Suddenly she was a baby again. Her father was gently rocking her in his arms.
"Oh Danny Boy-" he began.
His voice was like nails in her ears. She began to cry.
"Honey, maybe you should skip the lullaby." She recognized her mother's voice.
"Angela, every newborn baby in the Southington clan has lulled to sleep with a lullaby. It's a lovely tradition." Her father argued.
"So is deafness and bad taste in music." that was her uncle's voice.
"Quinn, are you alright?" her uncle's question brought her back to the present.
She opened her eyes to see Wilfordshire with a large bump on his head and her uncle Everett covered in stuffed animals.

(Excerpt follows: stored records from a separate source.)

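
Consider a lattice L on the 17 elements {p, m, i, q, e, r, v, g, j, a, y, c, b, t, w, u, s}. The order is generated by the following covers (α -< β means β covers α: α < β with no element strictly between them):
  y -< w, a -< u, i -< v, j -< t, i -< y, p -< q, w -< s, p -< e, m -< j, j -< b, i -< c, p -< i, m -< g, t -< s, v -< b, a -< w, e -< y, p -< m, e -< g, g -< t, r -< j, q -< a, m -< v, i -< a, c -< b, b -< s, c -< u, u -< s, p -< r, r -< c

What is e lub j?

t

Common upper bounds of {e, j}: s, t.
The least among these is t.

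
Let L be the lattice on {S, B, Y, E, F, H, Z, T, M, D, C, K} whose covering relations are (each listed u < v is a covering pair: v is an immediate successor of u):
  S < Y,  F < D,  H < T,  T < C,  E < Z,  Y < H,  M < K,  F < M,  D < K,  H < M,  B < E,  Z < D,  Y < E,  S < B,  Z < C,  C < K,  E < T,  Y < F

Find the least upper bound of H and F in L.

M

Common upper bounds of {H, F}: K, M.
The least among these is M.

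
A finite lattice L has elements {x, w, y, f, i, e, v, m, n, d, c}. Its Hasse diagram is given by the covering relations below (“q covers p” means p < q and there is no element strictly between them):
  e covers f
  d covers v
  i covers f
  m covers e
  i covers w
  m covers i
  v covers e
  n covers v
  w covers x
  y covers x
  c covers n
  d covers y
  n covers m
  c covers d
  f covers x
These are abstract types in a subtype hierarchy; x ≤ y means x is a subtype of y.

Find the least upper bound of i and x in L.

Common upper bounds of {i, x}: c, i, m, n.
The least among these is i.

i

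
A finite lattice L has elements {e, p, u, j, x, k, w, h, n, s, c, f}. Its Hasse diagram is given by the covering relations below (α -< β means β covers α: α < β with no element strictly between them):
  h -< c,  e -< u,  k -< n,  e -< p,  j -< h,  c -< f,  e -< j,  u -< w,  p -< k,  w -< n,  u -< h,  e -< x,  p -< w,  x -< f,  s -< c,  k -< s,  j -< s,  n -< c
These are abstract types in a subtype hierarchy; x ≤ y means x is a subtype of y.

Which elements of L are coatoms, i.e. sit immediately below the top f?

c, x

The coatoms are exactly the elements covered by f: c, x.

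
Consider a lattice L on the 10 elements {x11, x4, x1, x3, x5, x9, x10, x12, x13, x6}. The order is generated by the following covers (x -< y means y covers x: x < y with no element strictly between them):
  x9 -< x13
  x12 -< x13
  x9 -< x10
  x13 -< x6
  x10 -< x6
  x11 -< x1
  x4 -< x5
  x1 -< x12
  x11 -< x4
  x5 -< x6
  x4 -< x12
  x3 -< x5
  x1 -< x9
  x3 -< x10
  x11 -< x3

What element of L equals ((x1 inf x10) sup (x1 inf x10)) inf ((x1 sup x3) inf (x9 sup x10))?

x1

x1 ∧ x10 = x1
x1 ∧ x10 = x1
x1 ∨ x1 = x1
x1 ∨ x3 = x10
x9 ∨ x10 = x10
x10 ∧ x10 = x10
x1 ∧ x10 = x1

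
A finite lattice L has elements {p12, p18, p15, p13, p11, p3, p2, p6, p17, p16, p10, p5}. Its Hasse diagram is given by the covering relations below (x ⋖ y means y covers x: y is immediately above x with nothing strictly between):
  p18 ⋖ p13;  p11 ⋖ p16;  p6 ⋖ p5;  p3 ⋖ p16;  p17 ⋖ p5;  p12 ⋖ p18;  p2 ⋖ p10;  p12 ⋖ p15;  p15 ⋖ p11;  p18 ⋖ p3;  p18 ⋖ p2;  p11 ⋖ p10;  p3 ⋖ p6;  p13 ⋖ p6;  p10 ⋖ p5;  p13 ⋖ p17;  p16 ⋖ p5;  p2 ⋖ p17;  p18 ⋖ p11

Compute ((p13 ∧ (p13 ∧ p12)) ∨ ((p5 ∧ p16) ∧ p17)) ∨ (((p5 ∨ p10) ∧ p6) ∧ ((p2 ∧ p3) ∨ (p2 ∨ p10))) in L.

p18

p13 ∧ p12 = p12
p13 ∧ p12 = p12
p5 ∧ p16 = p16
p16 ∧ p17 = p18
p12 ∨ p18 = p18
p5 ∨ p10 = p5
p5 ∧ p6 = p6
p2 ∧ p3 = p18
p2 ∨ p10 = p10
p18 ∨ p10 = p10
p6 ∧ p10 = p18
p18 ∨ p18 = p18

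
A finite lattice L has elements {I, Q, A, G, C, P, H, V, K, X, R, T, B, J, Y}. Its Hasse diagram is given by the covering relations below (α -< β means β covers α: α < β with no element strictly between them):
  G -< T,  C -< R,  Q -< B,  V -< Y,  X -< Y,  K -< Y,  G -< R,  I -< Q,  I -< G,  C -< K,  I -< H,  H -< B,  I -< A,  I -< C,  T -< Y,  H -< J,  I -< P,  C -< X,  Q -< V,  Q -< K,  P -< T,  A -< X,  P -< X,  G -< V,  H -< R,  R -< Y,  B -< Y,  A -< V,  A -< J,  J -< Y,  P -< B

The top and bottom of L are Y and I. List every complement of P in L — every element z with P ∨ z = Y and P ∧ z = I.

Need z with P ∨ z = Y and P ∧ z = I.
Checking each element gives: J, K, R, V.

J, K, R, V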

"What-what happened? I suddenly remembered being a baby." Quinn shook her head to remove the last of the dizziness.
"I had to trigger a calming memory so you would stop generating high velocity winds."
"What do you mean had to trigger a memory?"
"Quinn, tomorrow we will talk to Rick Dicker. He's better at explaining these types of things better then me..."
Two years later, Macroburst, the adorable new sidekick of Everseer, made his/her (the public couldn't tell which) debut.
Author's notes: In case you couldn't tell: Everseer is Everett Southington.
Macroburst is Quinn Southington. Wilfordshire is their butler.
Also, Macroburst's sex is a mystery to the NSA. I wrote her as female. I could be right, I could be wrong, who knows?